Если не обращать на что-либо внимания, поздно или рано это перестает быть для тебя реальным.
– А в твоей… настоящей жизни что бы произошло?
– Они бы все получили по заслугам.
– Как?
– Боль. Страдания. Смерть.
– Спасибо за честность. Люди часто отпускают про тебя грубые шуточки?
Я сказала ей, что всячески стараюсь избегать ситуаций, в которых подобное могло бы произойти. Но мне все равно нужно было выходить из дома. Каждое утро перед тем, как открыть дверь, меня охватывал страх.
– А чего именно ты избегаешь? Поконкретнее, пожалуйста.
– Вечеринки, клубы, бары, пляжи, парки развлечений, самолеты.
Я поделилась с ней, что уже четыре года не летала на самолете. Один раз мужчина, сидевший рядом, попросил, чтобы его пересадили на другое место, так как мои телеса расплылись по его креслу. У меня не всегда получалось застегнуть ремень безопасности на животе, и каждый раз было стыдно просить у стюардессы удлинение.

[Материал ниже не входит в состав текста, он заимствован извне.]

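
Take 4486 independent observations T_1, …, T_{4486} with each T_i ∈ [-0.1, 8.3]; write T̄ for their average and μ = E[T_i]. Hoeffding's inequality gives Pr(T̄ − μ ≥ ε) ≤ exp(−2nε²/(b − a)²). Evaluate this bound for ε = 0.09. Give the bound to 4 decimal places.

Exponent: 2nε²/(b − a)² = 2·4486·0.09² / 8.4² = 1.02995.
Bound = exp(−1.02995) = 0.35703.

0.3570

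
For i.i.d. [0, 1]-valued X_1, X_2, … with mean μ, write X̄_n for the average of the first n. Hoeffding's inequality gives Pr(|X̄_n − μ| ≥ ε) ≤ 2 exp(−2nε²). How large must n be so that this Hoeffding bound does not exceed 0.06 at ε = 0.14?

Require 2·exp(−2nε²) ≤ 0.06, i.e. 2nε² ≥ ln(2/0.06) = 3.506558.
So n ≥ 3.506558 / (2·0.14²) = 89.453.
The smallest integer n is 90.

90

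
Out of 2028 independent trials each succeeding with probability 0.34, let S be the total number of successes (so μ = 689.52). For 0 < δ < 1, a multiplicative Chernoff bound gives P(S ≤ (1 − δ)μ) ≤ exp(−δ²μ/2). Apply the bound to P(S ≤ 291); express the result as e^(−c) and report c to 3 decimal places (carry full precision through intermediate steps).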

Тому были причины: стюардесс такие просьбы иногда выбешивали. Однажды вылет самолета задержали из-за того, что для меня не нашлось подходящего удлинителя; я готова была провалиться сквозь землю от стыда, в то время как остальные пассажиры хотели поскорее уже подняться ввысь. Стюардесса в хвосте самолета так разозлилась, что спросила у бортпроводниц в носу по громкоговорителю: «Вы уже нашли удлинитель ремня безопасности для леди в кресле 28B?» Все пассажиры разом обернулись в мою сторону. Недовольные взгляды, бормотание и шепотки продолжались минут двадцать, пока наконец на другом самолете не был найден подходящий удлинитель. Люди жаловались, что опоздают на стыковочные рейсы. Я предложила встать и покинуть самолет, но мне не разрешили, так как мой багаж был уже зарегистрирован и погружен. Это был последний раз, когда я летала.
– Мама прилетает в Нью-Йорк, если хочет видеть меня.
– А твой отец?
– Папа не может позволить себе поездку в Нью-Йорк. Я не видела его пять лет.
– Сможет ли Алисия навещать отца?
– Алисия сможет поехать куда только захочет. – На секунду я даже разозлилась на будущую худую «я». – Теперь ты понимаешь, почему мне нужна операция? Неужели не видишь?
– Вижу-вижу, – промычала Верена, чирикая что-то в блокноте. Я хотела, чтобы она ушла. Я уже решилась на операцию. Не было никакого смысла опускаться в эти темные глубины унижения и ненависти к себе.